I'm currently an apprentice software developer working on my first project. The project, which I took over from the previous apprentice who left after getting sick and tired of the customer(s) constantly changing their mind on things and adding things, is nearing it's conclusion - I've been working on it for almost a year even after taking it over from the previous developer.
The changes being made now aren't too major. It's more validation, tweaking functionality here and there, and just refining the smaller details whilst the system is installed and tested in parallel with the outgoing system.

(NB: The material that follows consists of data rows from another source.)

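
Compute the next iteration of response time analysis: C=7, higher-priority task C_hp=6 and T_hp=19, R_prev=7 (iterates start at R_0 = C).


R_next = C + ceil(R_prev / T_hp) * C_hp
ceil(7 / 19) = ceil(0.3684) = 1
Interference = 1 * 6 = 6
R_next = 7 + 6 = 13

13


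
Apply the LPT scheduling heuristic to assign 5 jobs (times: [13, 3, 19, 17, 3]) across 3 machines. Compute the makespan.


Sort jobs in decreasing order (LPT): [19, 17, 13, 3, 3]
Assign each job to the least loaded machine:
  Machine 1: jobs [19], load = 19
  Machine 2: jobs [17], load = 17
  Machine 3: jobs [13, 3, 3], load = 19
Makespan = max load = 19

19


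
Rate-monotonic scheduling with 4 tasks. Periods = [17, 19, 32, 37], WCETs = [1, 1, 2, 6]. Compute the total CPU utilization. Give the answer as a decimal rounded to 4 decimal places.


Compute individual utilizations (exact fractions):
  Task 1: C/T = 1/17 (approx. 0.0588)
  Task 2: C/T = 1/19 (approx. 0.0526)
  Task 3: C/T = 2/32 = 1/16 (approx. 0.0625)
  Task 4: C/T = 6/37 (approx. 0.1622)
Total utilization U = 1/17 + 1/19 + 1/16 + 6/37 = 64271/191216
Rounded to 4 decimal places: U = 0.3361
RM (Liu & Layland) bound for 4 tasks = 0.756828; compare with U = 64271/191216 (approx. 0.336117)
U <= bound, so schedulable by RM sufficient condition.

0.3361


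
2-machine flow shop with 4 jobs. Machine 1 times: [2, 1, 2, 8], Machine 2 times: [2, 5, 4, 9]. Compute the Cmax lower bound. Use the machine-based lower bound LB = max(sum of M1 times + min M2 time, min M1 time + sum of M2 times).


LB1 = sum(M1 times) + min(M2 times) = 13 + 2 = 15
LB2 = min(M1 times) + sum(M2 times) = 1 + 20 = 21
Lower bound = max(LB1, LB2) = max(15, 21) = 21

21


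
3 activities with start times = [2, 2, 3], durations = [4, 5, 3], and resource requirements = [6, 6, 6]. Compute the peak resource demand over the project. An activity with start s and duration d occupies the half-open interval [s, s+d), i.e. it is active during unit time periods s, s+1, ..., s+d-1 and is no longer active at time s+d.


Each activity i is active on [start_i, start_i + duration_i).
Compute total resource usage per time slot:
  t=0: active resources = [], total = 0
  t=1: active resources = [], total = 0
  t=2: active resources = [6, 6], total = 12
  t=3: active resources = [6, 6, 6], total = 18
  t=4: active resources = [6, 6, 6], total = 18
  t=5: active resources = [6, 6, 6], total = 18
  t=6: active resources = [6], total = 6
Peak resource demand = 18

18


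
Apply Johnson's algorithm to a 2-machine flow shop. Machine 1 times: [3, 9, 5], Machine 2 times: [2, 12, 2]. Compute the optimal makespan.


Apply Johnson's rule:
  Group 1 (a <= b): [(2, 9, 12)]
  Group 2 (a > b): [(1, 3, 2), (3, 5, 2)]
Optimal job order: [2, 1, 3]
Schedule:
  Job 2: M1 done at 9, M2 done at 21
  Job 1: M1 done at 12, M2 done at 23
  Job 3: M1 done at 17, M2 done at 25
Makespan = 25

25


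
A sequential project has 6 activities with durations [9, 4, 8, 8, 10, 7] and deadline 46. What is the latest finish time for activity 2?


LF(activity 2) = deadline - sum of successor durations
Successors: activities 3 through 6 with durations [8, 8, 10, 7]
Sum of successor durations = 33
LF = 46 - 33 = 13

13


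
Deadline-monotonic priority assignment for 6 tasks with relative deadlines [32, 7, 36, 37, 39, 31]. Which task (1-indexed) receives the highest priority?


Sort tasks by relative deadline (ascending):
  Task 2: deadline = 7
  Task 6: deadline = 31
  Task 1: deadline = 32
  Task 3: deadline = 36
  Task 4: deadline = 37
  Task 5: deadline = 39
Priority order (highest first): [2, 6, 1, 3, 4, 5]
Highest priority task = 2

2


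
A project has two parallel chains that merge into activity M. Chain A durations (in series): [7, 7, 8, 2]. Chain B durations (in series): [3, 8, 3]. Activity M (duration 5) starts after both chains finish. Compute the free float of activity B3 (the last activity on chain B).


ES(B3) = sum of predecessors on chain B = 11
EF(B3) = ES + duration = 11 + 3 = 14
Successor of B3 is M. ES(M) = max(sum(A), sum(B)) = max(24, 14) = 24
Free float = ES(successor) - EF(current) = 24 - 14 = 10

10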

In the project, I'm using controls developed by Infragistics and there's a specific issue with the UltraGrids which I have been aware of for a while but has been marked as a low priority job by the customer.

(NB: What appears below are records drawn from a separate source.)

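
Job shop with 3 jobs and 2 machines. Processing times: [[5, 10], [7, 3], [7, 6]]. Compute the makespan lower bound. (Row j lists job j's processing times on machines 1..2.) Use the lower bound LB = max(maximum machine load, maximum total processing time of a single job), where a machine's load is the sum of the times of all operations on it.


Machine loads:
  Machine 1: 5 + 7 + 7 = 19
  Machine 2: 10 + 3 + 6 = 19
Max machine load = 19
Job totals:
  Job 1: 15
  Job 2: 10
  Job 3: 13
Max job total = 15
Lower bound = max(19, 15) = 19

19


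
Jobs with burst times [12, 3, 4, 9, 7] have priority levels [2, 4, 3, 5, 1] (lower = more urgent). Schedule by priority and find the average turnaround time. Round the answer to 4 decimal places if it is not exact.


Sort by priority (ascending = highest first):
Order: [(1, 7), (2, 12), (3, 4), (4, 3), (5, 9)]
Completion times:
  Priority 1, burst=7, C=7
  Priority 2, burst=12, C=19
  Priority 3, burst=4, C=23
  Priority 4, burst=3, C=26
  Priority 5, burst=9, C=35
Average turnaround = 110/5 = 22.0

22.0


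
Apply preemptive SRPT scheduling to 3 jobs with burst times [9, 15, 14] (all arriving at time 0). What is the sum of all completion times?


Since all jobs arrive at t=0, SRPT equals SPT ordering.
SPT order: [9, 14, 15]
Completion times:
  Job 1: p=9, C=9
  Job 2: p=14, C=23
  Job 3: p=15, C=38
Total completion time = 9 + 23 + 38 = 70

70


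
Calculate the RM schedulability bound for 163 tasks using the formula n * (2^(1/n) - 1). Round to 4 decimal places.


Compute 2^(1/163) = 1.0042614911
Subtract 1: 1.0042614911 - 1 = 0.0042614911
Multiply by n: 163 * 0.0042614911 = 0.6946230493
Round to 4 dp: 0.6946

0.6946


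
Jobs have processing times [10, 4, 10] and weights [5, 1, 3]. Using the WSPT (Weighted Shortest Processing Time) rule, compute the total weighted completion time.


Compute p/w ratios and sort ascending (WSPT): [(10, 5), (10, 3), (4, 1)]
Compute weighted completion times:
  Job (p=10,w=5): C=10, w*C=5*10=50
  Job (p=10,w=3): C=20, w*C=3*20=60
  Job (p=4,w=1): C=24, w*C=1*24=24
Total weighted completion time = 134

134


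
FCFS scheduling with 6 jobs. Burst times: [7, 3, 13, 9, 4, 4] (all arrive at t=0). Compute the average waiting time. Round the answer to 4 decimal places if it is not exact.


FCFS order (as given): [7, 3, 13, 9, 4, 4]
Waiting times:
  Job 1: wait = 0
  Job 2: wait = 7
  Job 3: wait = 10
  Job 4: wait = 23
  Job 5: wait = 32
  Job 6: wait = 36
Sum of waiting times = 108
Average waiting time = 108/6 = 18.0

18.0


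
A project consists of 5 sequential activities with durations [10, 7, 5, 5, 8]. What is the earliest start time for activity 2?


Activity 2 starts after activities 1 through 1 complete.
Predecessor durations: [10]
ES = 10 = 10

10


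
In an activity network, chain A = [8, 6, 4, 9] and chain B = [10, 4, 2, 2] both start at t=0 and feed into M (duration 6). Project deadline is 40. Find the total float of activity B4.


Forward pass: ES(B4) = sum of predecessors on chain B = 16
EF = ES + duration = 16 + 2 = 18
Backward pass: LF(M) = deadline = 40; LS(M) = 40 - 6 = 34
LF(B4) = LS(M) - sum(successors on chain B) = 34 - 0 = 34
LS = LF - duration = 34 - 2 = 32
Total float = LS - ES = 32 - 16 = 16

16


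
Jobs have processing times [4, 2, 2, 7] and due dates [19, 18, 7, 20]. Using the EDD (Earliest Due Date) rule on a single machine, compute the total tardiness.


Sort by due date (EDD order): [(2, 7), (2, 18), (4, 19), (7, 20)]
Compute completion times and tardiness:
  Job 1: p=2, d=7, C=2, tardiness=max(0,2-7)=0
  Job 2: p=2, d=18, C=4, tardiness=max(0,4-18)=0
  Job 3: p=4, d=19, C=8, tardiness=max(0,8-19)=0
  Job 4: p=7, d=20, C=15, tardiness=max(0,15-20)=0
Total tardiness = 0

0


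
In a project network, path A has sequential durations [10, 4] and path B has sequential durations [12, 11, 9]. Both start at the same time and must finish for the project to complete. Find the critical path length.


Path A total = 10 + 4 = 14
Path B total = 12 + 11 + 9 = 32
Critical path = longest path = max(14, 32) = 32

32


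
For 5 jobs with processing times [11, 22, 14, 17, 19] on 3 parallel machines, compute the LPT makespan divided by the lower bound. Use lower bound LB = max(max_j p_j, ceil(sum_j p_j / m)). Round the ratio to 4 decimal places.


LPT order: [22, 19, 17, 14, 11]
Machine loads after assignment: [22, 30, 31]
LPT makespan = 31
Lower bound = max(max_job, ceil(total/3)) = max(22, 28) = 28
Ratio = 31 / 28 = 1.1071

1.1071


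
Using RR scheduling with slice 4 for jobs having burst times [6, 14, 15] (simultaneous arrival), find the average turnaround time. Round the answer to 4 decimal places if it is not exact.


Time quantum = 4
Execution trace:
  J1 runs 4 units, time = 4
  J2 runs 4 units, time = 8
  J3 runs 4 units, time = 12
  J1 runs 2 units, time = 14
  J2 runs 4 units, time = 18
  J3 runs 4 units, time = 22
  J2 runs 4 units, time = 26
  J3 runs 4 units, time = 30
  J2 runs 2 units, time = 32
  J3 runs 3 units, time = 35
Finish times: [14, 32, 35]
Average turnaround = 81/3 = 27.0

27.0


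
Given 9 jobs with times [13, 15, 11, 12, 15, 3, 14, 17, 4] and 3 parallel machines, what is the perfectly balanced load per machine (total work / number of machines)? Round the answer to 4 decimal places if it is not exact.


Total processing time = 13 + 15 + 11 + 12 + 15 + 3 + 14 + 17 + 4 = 104
Number of machines = 3
Ideal balanced load = 104 / 3 = 34.6667

34.6667


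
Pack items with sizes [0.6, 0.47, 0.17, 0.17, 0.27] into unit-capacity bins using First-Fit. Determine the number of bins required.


Place items sequentially using First-Fit:
  Item 0.6 -> new Bin 1
  Item 0.47 -> new Bin 2
  Item 0.17 -> Bin 1 (now 0.77)
  Item 0.17 -> Bin 1 (now 0.94)
  Item 0.27 -> Bin 2 (now 0.74)
Total bins used = 2

2


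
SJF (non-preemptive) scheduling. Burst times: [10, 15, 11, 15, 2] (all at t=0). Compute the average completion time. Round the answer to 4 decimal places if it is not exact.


SJF order (ascending): [2, 10, 11, 15, 15]
Completion times:
  Job 1: burst=2, C=2
  Job 2: burst=10, C=12
  Job 3: burst=11, C=23
  Job 4: burst=15, C=38
  Job 5: burst=15, C=53
Average completion = 128/5 = 25.6

25.6


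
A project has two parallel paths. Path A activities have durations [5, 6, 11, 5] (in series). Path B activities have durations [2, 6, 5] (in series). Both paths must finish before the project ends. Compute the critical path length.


Path A total = 5 + 6 + 11 + 5 = 27
Path B total = 2 + 6 + 5 = 13
Critical path = longest path = max(27, 13) = 27

27


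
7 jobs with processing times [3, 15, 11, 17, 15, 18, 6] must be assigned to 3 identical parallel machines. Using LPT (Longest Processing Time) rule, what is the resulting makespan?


Sort jobs in decreasing order (LPT): [18, 17, 15, 15, 11, 6, 3]
Assign each job to the least loaded machine:
  Machine 1: jobs [18, 6, 3], load = 27
  Machine 2: jobs [17, 11], load = 28
  Machine 3: jobs [15, 15], load = 30
Makespan = max load = 30

30


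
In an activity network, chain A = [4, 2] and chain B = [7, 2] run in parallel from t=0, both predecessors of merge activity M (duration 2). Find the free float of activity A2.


ES(A2) = sum of predecessors on chain A = 4
EF(A2) = ES + duration = 4 + 2 = 6
Successor of A2 is M. ES(M) = max(sum(A), sum(B)) = max(6, 9) = 9
Free float = ES(successor) - EF(current) = 9 - 6 = 3

3


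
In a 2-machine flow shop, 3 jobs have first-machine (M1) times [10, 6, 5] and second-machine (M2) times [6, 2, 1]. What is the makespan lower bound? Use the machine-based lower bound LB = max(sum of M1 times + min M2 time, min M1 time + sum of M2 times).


LB1 = sum(M1 times) + min(M2 times) = 21 + 1 = 22
LB2 = min(M1 times) + sum(M2 times) = 5 + 9 = 14
Lower bound = max(LB1, LB2) = max(22, 14) = 22

22


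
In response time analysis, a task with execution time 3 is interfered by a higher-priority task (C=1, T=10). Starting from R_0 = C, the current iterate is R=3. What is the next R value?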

Each release I send over for testing is marked with items on "Fix List" spreadsheet that they created with priority of jobs. Every single time I get an email with feedback, new things seem to come up or get added, which in some cases is understandable, but one thing in particular really irritates me.
The customer ALWAYS adds to the bottom of the list "Item x (The issue with the grids) has still not been fixed. I've tested again and it's still the same. Low priority".

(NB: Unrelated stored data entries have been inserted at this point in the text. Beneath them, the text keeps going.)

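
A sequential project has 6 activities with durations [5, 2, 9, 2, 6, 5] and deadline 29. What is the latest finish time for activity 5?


LF(activity 5) = deadline - sum of successor durations
Successors: activities 6 through 6 with durations [5]
Sum of successor durations = 5
LF = 29 - 5 = 24

24


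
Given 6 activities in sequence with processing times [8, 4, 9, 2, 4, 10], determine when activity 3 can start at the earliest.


Activity 3 starts after activities 1 through 2 complete.
Predecessor durations: [8, 4]
ES = 8 + 4 = 12

12


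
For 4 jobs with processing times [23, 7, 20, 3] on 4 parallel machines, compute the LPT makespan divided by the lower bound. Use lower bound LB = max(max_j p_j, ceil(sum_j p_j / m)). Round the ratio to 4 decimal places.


LPT order: [23, 20, 7, 3]
Machine loads after assignment: [23, 20, 7, 3]
LPT makespan = 23
Lower bound = max(max_job, ceil(total/4)) = max(23, 14) = 23
Ratio = 23 / 23 = 1.0

1.0


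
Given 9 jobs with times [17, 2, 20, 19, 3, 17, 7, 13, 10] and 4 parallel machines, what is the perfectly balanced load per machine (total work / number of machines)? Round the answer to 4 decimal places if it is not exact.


Total processing time = 17 + 2 + 20 + 19 + 3 + 17 + 7 + 13 + 10 = 108
Number of machines = 4
Ideal balanced load = 108 / 4 = 27.0

27.0


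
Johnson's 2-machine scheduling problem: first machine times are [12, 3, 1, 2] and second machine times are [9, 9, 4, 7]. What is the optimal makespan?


Apply Johnson's rule:
  Group 1 (a <= b): [(3, 1, 4), (4, 2, 7), (2, 3, 9)]
  Group 2 (a > b): [(1, 12, 9)]
Optimal job order: [3, 4, 2, 1]
Schedule:
  Job 3: M1 done at 1, M2 done at 5
  Job 4: M1 done at 3, M2 done at 12
  Job 2: M1 done at 6, M2 done at 21
  Job 1: M1 done at 18, M2 done at 30
Makespan = 30

30


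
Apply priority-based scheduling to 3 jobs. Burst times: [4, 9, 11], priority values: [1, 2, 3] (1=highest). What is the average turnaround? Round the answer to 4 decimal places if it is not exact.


Sort by priority (ascending = highest first):
Order: [(1, 4), (2, 9), (3, 11)]
Completion times:
  Priority 1, burst=4, C=4
  Priority 2, burst=9, C=13
  Priority 3, burst=11, C=24
Average turnaround = 41/3 = 13.6667

13.6667


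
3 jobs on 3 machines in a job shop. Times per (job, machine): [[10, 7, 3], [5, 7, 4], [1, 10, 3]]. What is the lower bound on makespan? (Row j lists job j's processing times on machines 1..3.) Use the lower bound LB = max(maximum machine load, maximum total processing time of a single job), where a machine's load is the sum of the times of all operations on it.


Machine loads:
  Machine 1: 10 + 5 + 1 = 16
  Machine 2: 7 + 7 + 10 = 24
  Machine 3: 3 + 4 + 3 = 10
Max machine load = 24
Job totals:
  Job 1: 20
  Job 2: 16
  Job 3: 14
Max job total = 20
Lower bound = max(24, 20) = 24

24


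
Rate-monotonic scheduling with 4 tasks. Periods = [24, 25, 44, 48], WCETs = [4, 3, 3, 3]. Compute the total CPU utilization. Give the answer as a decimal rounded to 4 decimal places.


Compute individual utilizations (exact fractions):
  Task 1: C/T = 4/24 = 1/6 (approx. 0.1667)
  Task 2: C/T = 3/25 (approx. 0.12)
  Task 3: C/T = 3/44 (approx. 0.0682)
  Task 4: C/T = 3/48 = 1/16 (approx. 0.0625)
Total utilization U = 1/6 + 3/25 + 3/44 + 1/16 = 5509/13200
Rounded to 4 decimal places: U = 0.4173
RM (Liu & Layland) bound for 4 tasks = 0.756828; compare with U = 5509/13200 (approx. 0.417348)
U <= bound, so schedulable by RM sufficient condition.

0.4173


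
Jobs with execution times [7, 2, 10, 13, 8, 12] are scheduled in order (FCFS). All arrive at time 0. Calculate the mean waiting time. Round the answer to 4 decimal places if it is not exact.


FCFS order (as given): [7, 2, 10, 13, 8, 12]
Waiting times:
  Job 1: wait = 0
  Job 2: wait = 7
  Job 3: wait = 9
  Job 4: wait = 19
  Job 5: wait = 32
  Job 6: wait = 40
Sum of waiting times = 107
Average waiting time = 107/6 = 17.8333

17.8333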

I am fully aware this is an issue; when I'm getting free time I am researching why it's not working properly, but there are now 4 or 5 items on the fix list stating the exact same thing isn't working, when I've never updated the list to show that it's been changed. Whenever I fix something, I'll fill the cell in yellow to show it needs testing, but I have never marked this item in yellow.
This is really bugging me (If you'll pardon the pun) and I don't know how to deal with him doing this. At times, it makes me want to send him a strongly worded email telling him to stop adding it, I know it's still there to be looked at, but of course I can't do this for obvious reasons.
What is the best thing to do in this situation? I'm not sure whether to just ignore it, if I should reply, or even how to word a reply if I did.